In dieser dreiteiligen Artikelserie wird Bosserts steiler Aufstieg zur Mundartdichterin und Radiomoderatorin, ihre verhängnisvolle Reise in die ehemalige Sowjetunion im Jahr 1953, ihre Ächtung als vermeintliche Kommunistin und die unvollständige Rehabilitation nachgezeichnet. Grundlage dafür, wie auch für die neue Ausstellung «Helene Bossert – Heimatdichtung und Hexenjagd» im «Distl – Dichter:- innen- und Stadtmuseum Liestal» und für die gleichnamige Publikation, die in diesen Tagen im Verlag Baselland erscheint, ist Bosserts umfangreicher Nachlass. Seit 2022 liegt dieser im Staatsarchiv Basel-Landschaft und ermöglicht unzählige neue Erkenntnisse über das Leben, das Werk und das Denken einer der faszinierendsten Baselbieter Persönlichkeiten des 20. Jahrhunderts.
Von der talentierten Schülerin zur Arbeiterin
Als Helene Bossert 1907 in Zunzgen geboren wurde, deutete noch nichts darauf hin, dass ihr Name einmal die Zeit überdauern würde. Ihre Eltern Walter und Elise Bossert-Schneider hatten als Wegmacher und Posamenterin sowie mit einem Kleinbauernbetrieb ein bescheidenes Auskommen. Die Kinder mussten früh mithelfen und Helene durfte trotz ihrer Intelligenz und der Fürsprache ihres Lehrers nur die (damals acht Jahre dauernde) Primarschule besuchen. Sie war schliesslich ein Mädchen, von dem erwartet wurde, den Knaben den Vortritt zu lassen, zu heiraten und den Haushalt zu machen, während andere die Welt eroberten – eine Tatsache, die Bossert später in Gedichten wie «Pfyffe» oder «Düpft» kritisierte.
Nach der Schulzeit half sie bei der Posamenterei aus, arbeitete kurz in der Sissacher Filiale der Florettseidenspinnerei Ringwald und dann in einem kleinen Zulieferbetrieb für die Uhrenindustrie, der von Verwandten mütterlicherseits geführt wurde. Die Arbeiterinnenexistenz sagte ihr überhaupt nicht zu, prägte sie jedoch zeitlebens: In vielen ihrer Texte treten einfache Menschen auf, die harte Arbeit für kargen Lohn verrichten und denen, wie die Autorin impliziert, ein besseres Los zustehen würde. Wer sich mit Bosserts Gedichten und Erzählungen beschäftigt, merkt schnell, dass das ihr bevorzugter Tonfall ist: Forsche Forderungen bringt sie nur sehr selten an, doch lässt man sich auf ihre scheinbar alltäglichen Geschichten über menschliches Verhalten und die Natur ein, findet man eins ums andere Mal eine tiefere Ebene, sei sie nun sozialkritisch, politisch oder psychologisch.
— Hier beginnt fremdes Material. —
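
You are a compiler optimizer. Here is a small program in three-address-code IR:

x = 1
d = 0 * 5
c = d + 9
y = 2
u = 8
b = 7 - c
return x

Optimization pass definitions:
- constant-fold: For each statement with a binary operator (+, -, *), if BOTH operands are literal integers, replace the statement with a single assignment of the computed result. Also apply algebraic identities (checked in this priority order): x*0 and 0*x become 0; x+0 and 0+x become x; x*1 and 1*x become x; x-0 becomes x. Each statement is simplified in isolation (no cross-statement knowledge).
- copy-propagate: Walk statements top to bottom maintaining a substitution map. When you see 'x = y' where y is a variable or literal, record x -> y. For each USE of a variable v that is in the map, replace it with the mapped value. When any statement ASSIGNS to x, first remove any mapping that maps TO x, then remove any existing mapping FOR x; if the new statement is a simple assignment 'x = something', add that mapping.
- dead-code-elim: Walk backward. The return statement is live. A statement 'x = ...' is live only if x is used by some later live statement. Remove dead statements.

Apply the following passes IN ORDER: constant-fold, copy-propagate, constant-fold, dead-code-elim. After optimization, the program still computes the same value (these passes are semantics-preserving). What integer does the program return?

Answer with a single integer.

Answer: 1

Derivation:
Initial IR:
  x = 1
  d = 0 * 5
  c = d + 9
  y = 2
  u = 8
  b = 7 - c
  return x
After constant-fold (7 stmts):
  x = 1
  d = 0
  c = d + 9
  y = 2
  u = 8
  b = 7 - c
  return x
After copy-propagate (7 stmts):
  x = 1
  d = 0
  c = 0 + 9
  y = 2
  u = 8
  b = 7 - c
  return 1
After constant-fold (7 stmts):
  x = 1
  d = 0
  c = 9
  y = 2
  u = 8
  b = 7 - c
  return 1
After dead-code-elim (1 stmts):
  return 1
Evaluate:
  x = 1  =>  x = 1
  d = 0 * 5  =>  d = 0
  c = d + 9  =>  c = 9
  y = 2  =>  y = 2
  u = 8  =>  u = 8
  b = 7 - c  =>  b = -2
  return x = 1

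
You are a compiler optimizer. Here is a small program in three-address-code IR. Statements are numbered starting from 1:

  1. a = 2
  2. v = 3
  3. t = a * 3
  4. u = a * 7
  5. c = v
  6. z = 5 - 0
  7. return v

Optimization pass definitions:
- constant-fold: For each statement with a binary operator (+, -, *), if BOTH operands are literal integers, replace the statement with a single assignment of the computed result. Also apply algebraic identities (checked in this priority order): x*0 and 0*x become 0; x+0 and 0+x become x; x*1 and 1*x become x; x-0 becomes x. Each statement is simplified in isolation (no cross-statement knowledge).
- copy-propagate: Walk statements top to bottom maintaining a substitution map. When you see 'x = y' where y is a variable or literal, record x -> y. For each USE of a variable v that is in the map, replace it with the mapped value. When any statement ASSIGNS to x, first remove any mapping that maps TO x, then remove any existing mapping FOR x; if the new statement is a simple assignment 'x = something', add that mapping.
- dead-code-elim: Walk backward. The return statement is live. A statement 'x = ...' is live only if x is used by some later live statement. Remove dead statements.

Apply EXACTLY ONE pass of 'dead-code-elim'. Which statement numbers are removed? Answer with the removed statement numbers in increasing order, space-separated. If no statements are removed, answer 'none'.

Answer: 1 3 4 5 6

Derivation:
Backward liveness scan:
Stmt 1 'a = 2': DEAD (a not in live set [])
Stmt 2 'v = 3': KEEP (v is live); live-in = []
Stmt 3 't = a * 3': DEAD (t not in live set ['v'])
Stmt 4 'u = a * 7': DEAD (u not in live set ['v'])
Stmt 5 'c = v': DEAD (c not in live set ['v'])
Stmt 6 'z = 5 - 0': DEAD (z not in live set ['v'])
Stmt 7 'return v': KEEP (return); live-in = ['v']
Removed statement numbers: [1, 3, 4, 5, 6]
Surviving IR:
  v = 3
  return v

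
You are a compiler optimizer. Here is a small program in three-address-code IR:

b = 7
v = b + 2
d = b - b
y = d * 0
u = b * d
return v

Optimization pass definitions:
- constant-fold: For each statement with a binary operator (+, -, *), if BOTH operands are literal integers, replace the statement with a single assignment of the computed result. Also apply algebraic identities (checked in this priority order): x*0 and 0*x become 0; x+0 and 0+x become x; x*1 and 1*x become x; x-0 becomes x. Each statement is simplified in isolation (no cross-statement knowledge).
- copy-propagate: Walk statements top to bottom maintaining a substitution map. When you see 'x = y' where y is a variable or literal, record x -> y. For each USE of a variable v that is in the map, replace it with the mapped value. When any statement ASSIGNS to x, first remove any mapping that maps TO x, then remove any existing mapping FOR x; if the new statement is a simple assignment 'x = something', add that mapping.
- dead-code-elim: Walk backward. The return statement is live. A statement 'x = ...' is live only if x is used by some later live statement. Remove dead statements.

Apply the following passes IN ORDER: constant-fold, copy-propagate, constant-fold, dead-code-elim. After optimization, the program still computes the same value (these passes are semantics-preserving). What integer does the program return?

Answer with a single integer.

Answer: 9

Derivation:
Initial IR:
  b = 7
  v = b + 2
  d = b - b
  y = d * 0
  u = b * d
  return v
After constant-fold (6 stmts):
  b = 7
  v = b + 2
  d = b - b
  y = 0
  u = b * d
  return v
After copy-propagate (6 stmts):
  b = 7
  v = 7 + 2
  d = 7 - 7
  y = 0
  u = 7 * d
  return v
After constant-fold (6 stmts):
  b = 7
  v = 9
  d = 0
  y = 0
  u = 7 * d
  return v
After dead-code-elim (2 stmts):
  v = 9
  return v
Evaluate:
  b = 7  =>  b = 7
  v = b + 2  =>  v = 9
  d = b - b  =>  d = 0
  y = d * 0  =>  y = 0
  u = b * d  =>  u = 0
  return v = 9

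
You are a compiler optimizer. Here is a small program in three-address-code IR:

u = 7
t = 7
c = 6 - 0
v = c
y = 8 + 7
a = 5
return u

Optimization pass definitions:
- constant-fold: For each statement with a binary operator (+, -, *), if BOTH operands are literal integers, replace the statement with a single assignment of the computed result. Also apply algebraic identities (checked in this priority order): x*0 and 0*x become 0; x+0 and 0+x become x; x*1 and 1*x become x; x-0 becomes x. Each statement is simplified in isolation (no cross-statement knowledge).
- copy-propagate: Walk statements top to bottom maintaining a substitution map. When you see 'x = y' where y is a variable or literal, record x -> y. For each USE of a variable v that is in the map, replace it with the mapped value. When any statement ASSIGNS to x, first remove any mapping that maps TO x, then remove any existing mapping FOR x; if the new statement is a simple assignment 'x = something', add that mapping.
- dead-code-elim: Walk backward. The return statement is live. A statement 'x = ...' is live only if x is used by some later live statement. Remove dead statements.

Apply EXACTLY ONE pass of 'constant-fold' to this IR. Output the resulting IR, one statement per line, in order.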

Von der Arbeiterin zur Radiomoderatorin
Erst als Helene Bossert eine Stelle als Haushaltshilfe in einem reichen Basler Haushalt (und später in einem ähnlichen zweiten) fand, hatte sie Musse, sich neben der Arbeit um ihre eigene Entwicklung zu kümmern. Schon als Kind hatte sie gerne gelesen; jetzt verschlang sie alles Geschriebene, das ihr in die Finger kam, und begann selbst zu schreiben. Ihr war stets klar, dass sie sich auf ihre eigene Kraft verlassen musste, wenn sie sich ein anderes Leben erschaffen wollte als dasjenige, in das sie hineingeboren worden war.
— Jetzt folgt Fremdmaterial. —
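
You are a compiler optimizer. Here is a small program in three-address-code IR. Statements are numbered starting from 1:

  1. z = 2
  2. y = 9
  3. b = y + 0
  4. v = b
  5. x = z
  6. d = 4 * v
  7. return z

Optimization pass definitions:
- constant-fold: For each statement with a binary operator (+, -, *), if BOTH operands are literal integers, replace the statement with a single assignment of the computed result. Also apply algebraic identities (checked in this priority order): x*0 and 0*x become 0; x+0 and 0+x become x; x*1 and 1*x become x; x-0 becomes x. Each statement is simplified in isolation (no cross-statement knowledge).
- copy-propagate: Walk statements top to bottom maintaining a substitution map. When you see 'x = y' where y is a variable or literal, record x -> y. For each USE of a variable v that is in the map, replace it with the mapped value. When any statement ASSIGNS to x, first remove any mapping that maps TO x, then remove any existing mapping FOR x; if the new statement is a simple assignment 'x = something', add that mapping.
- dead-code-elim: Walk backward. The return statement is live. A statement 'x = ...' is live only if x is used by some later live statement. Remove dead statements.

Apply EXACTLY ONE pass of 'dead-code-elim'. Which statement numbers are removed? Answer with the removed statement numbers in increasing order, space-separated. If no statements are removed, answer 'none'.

Backward liveness scan:
Stmt 1 'z = 2': KEEP (z is live); live-in = []
Stmt 2 'y = 9': DEAD (y not in live set ['z'])
Stmt 3 'b = y + 0': DEAD (b not in live set ['z'])
Stmt 4 'v = b': DEAD (v not in live set ['z'])
Stmt 5 'x = z': DEAD (x not in live set ['z'])
Stmt 6 'd = 4 * v': DEAD (d not in live set ['z'])
Stmt 7 'return z': KEEP (return); live-in = ['z']
Removed statement numbers: [2, 3, 4, 5, 6]
Surviving IR:
  z = 2
  return z

Answer: 2 3 4 5 6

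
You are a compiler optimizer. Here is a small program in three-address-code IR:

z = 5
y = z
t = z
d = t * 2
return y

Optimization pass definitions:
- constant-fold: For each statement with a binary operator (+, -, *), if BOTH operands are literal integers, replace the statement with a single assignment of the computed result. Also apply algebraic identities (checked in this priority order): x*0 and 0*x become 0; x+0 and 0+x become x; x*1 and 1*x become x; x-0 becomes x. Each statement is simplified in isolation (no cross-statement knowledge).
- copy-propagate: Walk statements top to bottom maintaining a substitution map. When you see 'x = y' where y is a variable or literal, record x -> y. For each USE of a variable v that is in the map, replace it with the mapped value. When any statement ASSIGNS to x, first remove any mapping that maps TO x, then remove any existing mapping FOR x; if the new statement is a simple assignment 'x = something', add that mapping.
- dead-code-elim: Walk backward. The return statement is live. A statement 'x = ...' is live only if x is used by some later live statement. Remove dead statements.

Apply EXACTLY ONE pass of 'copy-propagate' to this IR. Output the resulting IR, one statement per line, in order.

Applying copy-propagate statement-by-statement:
  [1] z = 5  (unchanged)
  [2] y = z  -> y = 5
  [3] t = z  -> t = 5
  [4] d = t * 2  -> d = 5 * 2
  [5] return y  -> return 5
Result (5 stmts):
  z = 5
  y = 5
  t = 5
  d = 5 * 2
  return 5

Answer: z = 5
y = 5
t = 5
d = 5 * 2
return 5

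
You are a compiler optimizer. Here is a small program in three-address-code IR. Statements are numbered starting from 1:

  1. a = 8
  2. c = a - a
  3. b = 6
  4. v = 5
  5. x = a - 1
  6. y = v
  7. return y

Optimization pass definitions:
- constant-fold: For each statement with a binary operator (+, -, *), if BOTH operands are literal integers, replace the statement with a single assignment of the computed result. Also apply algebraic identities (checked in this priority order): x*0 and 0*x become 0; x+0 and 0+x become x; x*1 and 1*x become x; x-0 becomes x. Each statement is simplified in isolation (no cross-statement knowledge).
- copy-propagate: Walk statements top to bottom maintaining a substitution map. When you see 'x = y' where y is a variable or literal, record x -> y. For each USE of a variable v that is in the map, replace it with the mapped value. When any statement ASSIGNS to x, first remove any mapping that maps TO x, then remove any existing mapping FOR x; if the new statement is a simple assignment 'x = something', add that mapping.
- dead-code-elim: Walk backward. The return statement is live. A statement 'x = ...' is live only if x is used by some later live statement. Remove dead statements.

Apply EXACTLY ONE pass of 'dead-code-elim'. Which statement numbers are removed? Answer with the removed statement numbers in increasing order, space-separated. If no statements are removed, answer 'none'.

Backward liveness scan:
Stmt 1 'a = 8': DEAD (a not in live set [])
Stmt 2 'c = a - a': DEAD (c not in live set [])
Stmt 3 'b = 6': DEAD (b not in live set [])
Stmt 4 'v = 5': KEEP (v is live); live-in = []
Stmt 5 'x = a - 1': DEAD (x not in live set ['v'])
Stmt 6 'y = v': KEEP (y is live); live-in = ['v']
Stmt 7 'return y': KEEP (return); live-in = ['y']
Removed statement numbers: [1, 2, 3, 5]
Surviving IR:
  v = 5
  y = v
  return y

Answer: 1 2 3 5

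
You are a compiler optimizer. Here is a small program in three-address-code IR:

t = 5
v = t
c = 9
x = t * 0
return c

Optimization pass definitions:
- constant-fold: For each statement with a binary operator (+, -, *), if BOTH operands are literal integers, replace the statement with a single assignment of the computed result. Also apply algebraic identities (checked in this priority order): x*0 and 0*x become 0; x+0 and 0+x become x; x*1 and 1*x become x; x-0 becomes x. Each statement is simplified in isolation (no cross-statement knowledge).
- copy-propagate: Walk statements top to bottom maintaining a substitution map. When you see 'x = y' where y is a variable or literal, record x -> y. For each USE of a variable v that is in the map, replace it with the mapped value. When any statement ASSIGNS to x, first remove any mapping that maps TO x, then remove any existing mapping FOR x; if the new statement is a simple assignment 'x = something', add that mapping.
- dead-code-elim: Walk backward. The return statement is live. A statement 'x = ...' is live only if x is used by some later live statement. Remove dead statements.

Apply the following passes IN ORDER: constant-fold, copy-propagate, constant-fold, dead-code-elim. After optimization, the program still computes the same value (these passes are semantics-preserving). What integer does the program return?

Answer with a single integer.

Answer: 9

Derivation:
Initial IR:
  t = 5
  v = t
  c = 9
  x = t * 0
  return c
After constant-fold (5 stmts):
  t = 5
  v = t
  c = 9
  x = 0
  return c
After copy-propagate (5 stmts):
  t = 5
  v = 5
  c = 9
  x = 0
  return 9
After constant-fold (5 stmts):
  t = 5
  v = 5
  c = 9
  x = 0
  return 9
After dead-code-elim (1 stmts):
  return 9
Evaluate:
  t = 5  =>  t = 5
  v = t  =>  v = 5
  c = 9  =>  c = 9
  x = t * 0  =>  x = 0
  return c = 9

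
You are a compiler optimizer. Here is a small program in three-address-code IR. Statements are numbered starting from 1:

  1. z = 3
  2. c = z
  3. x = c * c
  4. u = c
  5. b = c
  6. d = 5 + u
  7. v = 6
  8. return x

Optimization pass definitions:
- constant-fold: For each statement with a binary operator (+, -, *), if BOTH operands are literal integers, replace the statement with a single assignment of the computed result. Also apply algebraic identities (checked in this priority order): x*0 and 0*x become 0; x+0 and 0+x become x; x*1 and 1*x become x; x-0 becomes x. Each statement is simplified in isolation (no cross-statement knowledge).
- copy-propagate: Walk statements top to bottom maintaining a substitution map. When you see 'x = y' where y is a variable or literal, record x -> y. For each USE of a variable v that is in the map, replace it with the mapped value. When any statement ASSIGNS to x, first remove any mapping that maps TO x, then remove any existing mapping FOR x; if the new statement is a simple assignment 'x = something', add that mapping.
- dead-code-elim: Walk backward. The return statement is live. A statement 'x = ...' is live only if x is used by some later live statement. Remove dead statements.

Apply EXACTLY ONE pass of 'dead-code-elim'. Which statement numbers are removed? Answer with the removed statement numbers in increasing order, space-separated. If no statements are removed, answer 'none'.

Answer: 4 5 6 7

Derivation:
Backward liveness scan:
Stmt 1 'z = 3': KEEP (z is live); live-in = []
Stmt 2 'c = z': KEEP (c is live); live-in = ['z']
Stmt 3 'x = c * c': KEEP (x is live); live-in = ['c']
Stmt 4 'u = c': DEAD (u not in live set ['x'])
Stmt 5 'b = c': DEAD (b not in live set ['x'])
Stmt 6 'd = 5 + u': DEAD (d not in live set ['x'])
Stmt 7 'v = 6': DEAD (v not in live set ['x'])
Stmt 8 'return x': KEEP (return); live-in = ['x']
Removed statement numbers: [4, 5, 6, 7]
Surviving IR:
  z = 3
  c = z
  x = c * c
  return x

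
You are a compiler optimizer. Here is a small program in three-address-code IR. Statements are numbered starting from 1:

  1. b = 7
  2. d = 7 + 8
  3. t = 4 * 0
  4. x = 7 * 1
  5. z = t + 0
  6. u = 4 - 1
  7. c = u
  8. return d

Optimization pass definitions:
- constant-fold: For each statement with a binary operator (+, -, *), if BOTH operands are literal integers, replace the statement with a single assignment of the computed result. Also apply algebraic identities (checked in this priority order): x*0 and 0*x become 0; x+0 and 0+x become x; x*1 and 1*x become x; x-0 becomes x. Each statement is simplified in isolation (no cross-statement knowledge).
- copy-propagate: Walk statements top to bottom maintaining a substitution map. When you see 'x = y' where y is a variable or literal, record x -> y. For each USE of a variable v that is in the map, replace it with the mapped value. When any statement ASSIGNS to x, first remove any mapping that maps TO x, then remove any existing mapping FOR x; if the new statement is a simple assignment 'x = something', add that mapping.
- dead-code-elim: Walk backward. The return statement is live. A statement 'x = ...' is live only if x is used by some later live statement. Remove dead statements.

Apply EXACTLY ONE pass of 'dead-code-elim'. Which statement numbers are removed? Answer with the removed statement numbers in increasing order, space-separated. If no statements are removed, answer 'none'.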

Sie nahm Unterricht bei der Basler Logopädin Eva Bernoulli und entdeckte so nicht nur die Welt des Schauspiels und der Rezitation für sich, sondern fand auch ihre grösste Begabung: Ihre Bühnenpräsenz und Stimme schlugen das Publikum in ihren Bann. Neben ihrem eindrücklichen, ausgeprägten Oberbaselbieter Dialekt erlernte sie ein klares Hochdeutsch und setzte alles daran, das Sprechen und Auftreten zu ihrem Beruf zu machen.
Ein Gesangsauftritt mit dem «Töchterchor» im Radiostudio Basel im Jahr 1934 hatte Helene Bossert einen Blick hinter die Kulissen des neuen Massenmediums Radio gewährt, für das sie sich jetzt aktiv bewarb. Am Radio aufzutreten war ein gangbarer Weg für Frauen mit literarischem Talent, um überregionale Bekanntheit zu erlangen und im Idealfall gar mit dem Vorlesen und Schreiben von Texten ihren Lebensunterhalt zu verdienen. Zuerst las Bossert ausschliesslich Texte anderer Autorinnen und Autoren, doch schon bald konnte sie in einer Sendung eines ihrer eigenen Gedichte unterbringen.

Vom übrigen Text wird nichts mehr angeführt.